Die ersten Grandhotels standen in Bahnhofsnähe – an der Lebensader des Geschäfts. Wer erreichbar war, war bedeutend. Wer es nicht war, blieb Makulatur – trotz ähnlicher Voraussetzungen wie landschaftliche Schönheit und wirtschaftliche Wachstumsmöglichkeiten.
Anfahrtskosten werden zum kleinsten Kostenteil
Seit der Transatlantikflug für 120 Euro angeboten wird, rückte die ganze Welt näher. Wenn der Flug in einen anderen Kontinent so viel kostet wie eine Bahnfahrt im Inland, hat sich das Thema „Kosten bis ans Reiseziel" erledigt.
Das bedeutet: Der Wettbewerb um das beste Angebot für die größte Reisesehnsucht kann beginnen, grenzenlos. In der Markenkommunikation gewinnen jene Destinationsmarken, die für die potenziellen Kunden die größte emotionale Bedeutung aufbauen.

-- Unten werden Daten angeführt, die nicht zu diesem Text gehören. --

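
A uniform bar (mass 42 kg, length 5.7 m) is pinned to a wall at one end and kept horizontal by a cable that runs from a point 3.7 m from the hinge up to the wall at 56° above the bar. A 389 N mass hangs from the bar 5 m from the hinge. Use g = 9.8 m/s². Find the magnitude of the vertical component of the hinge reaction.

|H_y| ≈ 42.1 N

Take torques about the hinge: T sin 56° · 3.7 = 42×9.8×2.85 + 389×5 = 3118.1 N·m.
So T = 3118.1 / (0.8290 × 3.7) = 1016.5 N.
ΣF_y = 0: H_y = (42×9.8 + 389) − T sin 56° = 800.6 − 842.72 = -42.119 N.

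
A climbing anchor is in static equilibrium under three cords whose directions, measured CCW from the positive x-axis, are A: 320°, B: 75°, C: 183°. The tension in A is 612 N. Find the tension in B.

Resolve: ΣF_x = 612 cos 320° + T_B cos 75° + T_C cos 183° = 0.
        ΣF_y = 612 sin 320° + T_B sin 75° + T_C sin 183° = 0.
The known terms sum to (468.8, -393.4) N, so 0.2588 T_B − 0.9986 T_C = -468.8 and 0.9659 T_B − 0.0523 T_C = 393.4.
Solving simultaneously: T_B = 438.9 N, T_C = 583.2 N.

T_B ≈ 439 N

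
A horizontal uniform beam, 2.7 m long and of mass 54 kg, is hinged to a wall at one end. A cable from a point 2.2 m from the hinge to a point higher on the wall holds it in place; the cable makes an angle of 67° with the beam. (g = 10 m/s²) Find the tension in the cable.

Take torques about the hinge: T sin 67° · 2.2 = 54×10×1.35 = 729 N·m.
So T = 729 / (0.9205 × 2.2) = 359.98 N.

T ≈ 360 N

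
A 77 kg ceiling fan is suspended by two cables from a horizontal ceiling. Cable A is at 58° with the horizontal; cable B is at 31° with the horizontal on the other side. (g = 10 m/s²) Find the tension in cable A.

Weight W = 77 × 10 = 770 N acts straight down.
Horizontal: T_A cos 58° = T_B cos 31°  →  T_B = 0.6182 T_A.
Vertical: T_A sin 58° + T_B sin 31° = 770.
Substituting the horizontal relation into the vertical equation gives 1.166 T_A = 770, so T_A = 660.1 N.

T_A ≈ 660 N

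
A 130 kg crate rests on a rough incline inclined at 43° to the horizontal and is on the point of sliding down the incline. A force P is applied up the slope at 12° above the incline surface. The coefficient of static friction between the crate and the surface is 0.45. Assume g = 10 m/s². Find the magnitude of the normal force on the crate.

On the verge of sliding down the incline, friction equals μN and acts up the slope.
Perpendicular: N + P sin 12° = W cos 43° = 950.8 N.
Along incline: P cos 12° + μN = W sin 43° with W sin 43° = 886.6 N.
Solving the pair for P and N: P = 518.6 N, N = 842.9 N (and f = μN = 379.3 N).

N ≈ 843 N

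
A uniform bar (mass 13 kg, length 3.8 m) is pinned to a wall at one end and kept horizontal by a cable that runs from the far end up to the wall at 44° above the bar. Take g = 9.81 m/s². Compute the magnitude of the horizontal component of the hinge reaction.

Take torques about the hinge: T sin 44° · 3.8 = 13×9.81×1.9 = 242.31 N·m.
So T = 242.31 / (0.6947 × 3.8) = 91.793 N.
ΣF_x = 0: H_x = T cos 44° = 66.031 N.

H_x ≈ 66 N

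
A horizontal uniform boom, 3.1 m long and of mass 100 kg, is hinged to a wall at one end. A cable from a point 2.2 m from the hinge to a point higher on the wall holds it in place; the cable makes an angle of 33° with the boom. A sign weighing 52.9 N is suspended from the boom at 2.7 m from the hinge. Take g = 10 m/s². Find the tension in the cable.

Take torques about the hinge: T sin 33° · 2.2 = 100×10×1.55 + 52.9×2.7 = 1692.8 N·m.
So T = 1692.8 / (0.5446 × 2.2) = 1412.8 N.

T ≈ 1410 N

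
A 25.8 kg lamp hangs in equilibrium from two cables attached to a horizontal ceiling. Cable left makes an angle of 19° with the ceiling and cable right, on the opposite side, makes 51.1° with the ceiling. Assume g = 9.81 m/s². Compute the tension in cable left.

Weight W = 25.8 × 9.81 = 253.1 N acts straight down.
Horizontal: T_left cos 19° = T_right cos 51.1°  →  T_right = 1.506 T_left.
Vertical: T_left sin 19° + T_right sin 51.1° = 253.1.
Substituting the horizontal relation into the vertical equation gives 1.497 T_left = 253.1, so T_left = 169 N.

T_left ≈ 169 N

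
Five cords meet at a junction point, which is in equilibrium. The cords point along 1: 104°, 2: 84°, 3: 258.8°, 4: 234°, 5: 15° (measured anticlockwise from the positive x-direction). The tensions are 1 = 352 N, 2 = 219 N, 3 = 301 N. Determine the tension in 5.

Resolve: ΣF_x = 352 cos 104° + 219 cos 84° + 301 cos 258.8° + T_4 cos 234° + T_5 cos 15° = 0.
        ΣF_y = 352 sin 104° + 219 sin 84° + 301 sin 258.8° + T_4 sin 234° + T_5 sin 15° = 0.
The known terms sum to (-120.7, 264.1) N, so -0.5878 T_4 + 0.9659 T_5 = 120.7 and -0.8090 T_4 + 0.2588 T_5 = -264.1.
Solving simultaneously: T_4 = 455 N, T_5 = 401.9 N.

T_5 ≈ 402 N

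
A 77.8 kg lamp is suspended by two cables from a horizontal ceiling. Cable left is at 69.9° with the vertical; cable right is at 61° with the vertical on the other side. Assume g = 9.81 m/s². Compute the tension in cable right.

T_right ≈ 948 N

Angles from the horizontal: cable left is 90° − 69.9° = 20.1°, cable right is 90° − 61° = 29°.
Weight W = 77.8 × 9.81 = 763.2 N acts straight down.
Horizontal: T_left cos 20.1° = T_right cos 29°  →  T_left = 0.9313 T_right.
Vertical: T_left sin 20.1° + T_right sin 29° = 763.2.
Substituting the horizontal relation into the vertical equation gives 0.8049 T_right = 763.2, so T_right = 948.2 N.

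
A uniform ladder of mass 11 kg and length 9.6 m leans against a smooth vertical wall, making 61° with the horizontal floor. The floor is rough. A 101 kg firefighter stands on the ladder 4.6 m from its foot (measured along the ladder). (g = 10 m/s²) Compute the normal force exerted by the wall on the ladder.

Torques about the foot: N_wall · 9.6 sin 61° = 11×10×4.8 cos 61° + 101×10×4.6 cos 61° → N_wall = 298.75 N.

N_wall ≈ 299 N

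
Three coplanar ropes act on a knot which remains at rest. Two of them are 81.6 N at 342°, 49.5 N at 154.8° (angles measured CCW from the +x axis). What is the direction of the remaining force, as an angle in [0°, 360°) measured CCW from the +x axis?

θ ≈ 173°

Sum the known components: ΣF_x = 32.82 N, ΣF_y = -4.14 N.
For equilibrium the remaining force must supply (−ΣF_x, −ΣF_y) = (-32.82, 4.14) N.
Magnitude = √((-32.82)² + (4.14)²) = 33.08 N; direction = atan2(4.14, -32.82) = 172.8°.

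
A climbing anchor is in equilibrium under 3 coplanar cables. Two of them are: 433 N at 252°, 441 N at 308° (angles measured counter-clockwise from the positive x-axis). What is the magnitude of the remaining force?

F ≈ 772 N

Sum the known components: ΣF_x = 137.7 N, ΣF_y = -759.3 N.
For equilibrium the remaining force must supply (−ΣF_x, −ΣF_y) = (-137.7, 759.3) N.
Magnitude = √((-137.7)² + (759.3)²) = 771.7 N; direction = atan2(759.3, -137.7) = 100.3°.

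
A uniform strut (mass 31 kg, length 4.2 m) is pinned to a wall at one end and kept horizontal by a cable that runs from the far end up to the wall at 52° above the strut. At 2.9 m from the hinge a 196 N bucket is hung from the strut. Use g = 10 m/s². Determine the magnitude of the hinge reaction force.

|H| ≈ 313 N

Take torques about the hinge: T sin 52° · 4.2 = 31×10×2.1 + 196×2.9 = 1219.4 N·m.
So T = 1219.4 / (0.7880 × 4.2) = 368.44 N.
ΣF_x = 0: H_x = T cos 52° = 226.83 N.
ΣF_y = 0: H_y = (31×10 + 196) − T sin 52° = 506 − 290.33 = 215.67 N.
|H| = √(H_x² + H_y²) = √((226.83)² + (215.67)²) = 312.99 N.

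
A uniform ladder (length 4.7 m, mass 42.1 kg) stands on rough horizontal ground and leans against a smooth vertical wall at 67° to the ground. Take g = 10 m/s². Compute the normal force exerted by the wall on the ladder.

N_wall ≈ 89.4 N

Torques about the foot: N_wall · 4.7 sin 67° = 42.1×10×2.35 cos 67° → N_wall = 89.352 N.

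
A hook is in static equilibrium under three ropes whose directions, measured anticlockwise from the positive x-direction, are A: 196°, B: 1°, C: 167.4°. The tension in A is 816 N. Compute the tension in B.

T_B ≈ 1660 N

Resolve: ΣF_x = 816 cos 196° + T_B cos 1° + T_C cos 167.4° = 0.
        ΣF_y = 816 sin 196° + T_B sin 1° + T_C sin 167.4° = 0.
The known terms sum to (-784.4, -224.9) N, so 0.9998 T_B − 0.9759 T_C = 784.4 and 0.0175 T_B + 0.2181 T_C = 224.9.
Solving simultaneously: T_B = 1661 N, T_C = 898.2 N.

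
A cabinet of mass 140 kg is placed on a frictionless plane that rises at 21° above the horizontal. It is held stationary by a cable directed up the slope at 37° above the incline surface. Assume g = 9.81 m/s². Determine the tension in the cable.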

Wenn Reiseangebote das schaffen, ist alles andere nur noch eine Frage der Organisation. Für Kunden werden damit neue Städte, Regionen und Gebiete relevant, die bisher aus Reisekostengründen ausgeschieden waren. Die Möglichkeiten für die Kunden potenzieren sich beinahe ins Unermessliche.
Gewählt wird, was man kennt oder wovon man sich anregen lässt. Gekauft werden entweder Sicherheit oder Stimulation. Für beides muss ein Reiseziel eine Relevanz aufgebaut haben, die den Ausschlag gibt.
Geografie zu sein und einen Namen auf einer Landkarte zu haben, reicht dafür nicht aus. Es braucht viel mehr, ob Hotel, Region, Stadt oder Land: Sie alle brauchen einen Charakter, den man wahrnimmt und mit dem sich Reisende identifizieren wollen. Sie brauchen eine erkennbare Klarheit, die vor Unsicherheit schützt. Sie brauchen eine hohe Spezifik, die Mittelmäßigkeit unwahrscheinlich macht.
Nur noch Bedeutung zählt
Aus der guten Erreichbarkeit das entscheidende Reisemotiv zu konstruieren, kommt einem gefährlichen Festhalten an der Vergangenheit gleich. Die Kampfansage der Low-Cost-Spezialisten an die etablierten Langstreckenflieger verändert die Bedingungen für Reiseentscheidungen.
Der Narrativ der Zukunft wird ein anderer sein. Nur weil eine Destination nahe ist, ist sie noch lange nicht gut genug. Nur weil sie weit weg ist, ist sie noch lange nicht unerreichbar. Oder auch: Weil es für mich leistbar ist, muss ich es nehmen.
Ab heute gilt: Weil ein Reiseziel für mein Motiv die richtige Lösung ist, will ich dorthin. Die Veränderungen sind heute noch nicht absehbar. Aber sie werden enorm sein.